I studied neuroscience before building software and this maps directly to how human attention works. We don’t process every input equally. We filter constantly based on learned patterns. What’s new versus familiar. What’s urgent versus routine. What’s relevant to what we’re working on right now versus what can wait. The brain does this automatically, built from years of observation.
Most AI skips this entirely. It treats every input with equal weight because it has no history. A context-aware system starts to develop something like memory. Not perfect, not human, but useful in a way that no amount of prompting can replicate.
What this means if you’re building
If you’re building agentic AI right now, here’s the question I think matters most: is your system learning?
Do you design the system around a growing understanding of the user. Every interaction, every decision the user makes, every correction they apply becomes signal. The system gets better not because the model improved, but because the context layer got more representative of a specific user.
This changes what you prioritize as a builder:
The context layer matters more than the model layer. Models will keep getting better, faster, cheaper. Your moat is how deeply you understand the user’s world. How much signal you’ve accumulated. How accurately you can predict what they need before they ask.
Trust is the product, not the feature. A proactive system that gets it wrong is worse than no system at all. The calibration between acting and waiting, between suggesting and staying silent, is the core product challenge. You earn the right to be proactive incrementally.
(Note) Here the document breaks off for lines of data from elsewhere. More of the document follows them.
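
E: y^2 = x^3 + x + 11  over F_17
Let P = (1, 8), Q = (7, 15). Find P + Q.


P != Q, so use the chord formula.
s = (y2 - y1) / (x2 - x1) = (7) / (6) mod 17 = 4
x3 = s^2 - x1 - x2 mod 17 = 4^2 - 1 - 7 = 8
y3 = s (x1 - x3) - y1 mod 17 = 4 * (1 - 8) - 8 = 15

P + Q = (8, 15)


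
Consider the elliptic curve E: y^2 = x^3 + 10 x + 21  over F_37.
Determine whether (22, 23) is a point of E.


Check whether y^2 = x^3 + 10 x + 21 (mod 37) for (x, y) = (22, 23).
LHS: y^2 = 23^2 mod 37 = 11
RHS: x^3 + 10 x + 21 = 22^3 + 10*22 + 21 mod 37 = 11
LHS = RHS

Yes, on the curve


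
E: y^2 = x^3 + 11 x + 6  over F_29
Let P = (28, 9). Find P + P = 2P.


Doubling: s = (3 x1^2 + a) / (2 y1)
s = (3*28^2 + 11) / (2*9) mod 29 = 4
x3 = s^2 - 2 x1 mod 29 = 4^2 - 2*28 = 18
y3 = s (x1 - x3) - y1 mod 29 = 4 * (28 - 18) - 9 = 2

2P = (18, 2)


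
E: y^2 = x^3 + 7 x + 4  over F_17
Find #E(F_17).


For each x in F_17, count y with y^2 = x^3 + 7 x + 4 mod 17:
  x = 0: RHS = 4, y in [2, 15]  -> 2 point(s)
  x = 2: RHS = 9, y in [3, 14]  -> 2 point(s)
  x = 3: RHS = 1, y in [1, 16]  -> 2 point(s)
  x = 11: RHS = 1, y in [1, 16]  -> 2 point(s)
  x = 15: RHS = 16, y in [4, 13]  -> 2 point(s)
  x = 16: RHS = 13, y in [8, 9]  -> 2 point(s)
Affine points: 12. Add the point at infinity: total = 13.

#E(F_17) = 13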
Start small, prove reliability, expand scope.
The system should suggest, (almost) never execute without approval. At least not yet. The path to proactive AI goes through a phase where the system does the work but waits for a human to confirm. Drafts, not sends. Suggestions, not actions. This is how trust gets built. The moment you skip this step, you lose people.
Where this is heading
There will always be a place for interactive, creative AI tools. Prompting is perfect for brainstorming, writing, thinking alongside a machine. Context-connected AI is perfect for complex projects where deeper understanding produces better output.
But a huge portion of our daily work isn’t creative or complex. It’s just constant and fragmented. And that’s the layer where prompting makes the least sense, because no one sits down and says “now I’m going to do my coordination work.” It happens in between everything else.
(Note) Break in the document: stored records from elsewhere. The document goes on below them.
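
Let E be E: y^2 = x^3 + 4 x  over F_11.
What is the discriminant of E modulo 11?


4 a^3 + 27 b^2 = 4*4^3 + 27*0^2 = 256 + 0 = 256
Delta = -16 * (256) = -4096
Delta mod 11 = 7

Delta = 7 (mod 11)


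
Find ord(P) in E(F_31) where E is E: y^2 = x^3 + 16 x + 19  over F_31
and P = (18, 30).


Compute successive multiples of P until we hit O:
  1P = (18, 30)
  2P = (30, 8)
  3P = (1, 6)
  4P = (20, 0)
  5P = (1, 25)
  6P = (30, 23)
  7P = (18, 1)
  8P = O

ord(P) = 8


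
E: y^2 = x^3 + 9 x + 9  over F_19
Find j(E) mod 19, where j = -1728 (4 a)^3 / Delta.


Delta = -16(4 a^3 + 27 b^2) mod 19 = 14
-1728 * (4 a)^3 = -1728 * (4*9)^3 mod 19 = 11
j = 11 * 14^(-1) mod 19 = 13

j = 13 (mod 19)


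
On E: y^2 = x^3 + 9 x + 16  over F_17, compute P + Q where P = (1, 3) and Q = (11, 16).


P != Q, so use the chord formula.
s = (y2 - y1) / (x2 - x1) = (13) / (10) mod 17 = 3
x3 = s^2 - x1 - x2 mod 17 = 3^2 - 1 - 11 = 14
y3 = s (x1 - x3) - y1 mod 17 = 3 * (1 - 14) - 3 = 9

P + Q = (14, 9)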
I keep coming back to an analogy that has nothing to do with technology. Think about what great hospitality feels like. You walk into a hotel, and someone has already anticipated what you need. Your room is ready. The temperature is right. There’s water on the nightstand. Nobody asked you to fill out a form, they observed and acted.
That’s the experience that work should feel like.
Not another dashboard, tool to learn or prompt to write. Just the quiet confidence that the things that need to happen are happening and when something truly requires your judgment, it finds you at exactly the right moment.
I think the next step for AI is care. Systems that observe your world closely enough to understand it and adapt to it so you don’t have to explain yourself every time you need help.
That’s the future I’m building toward.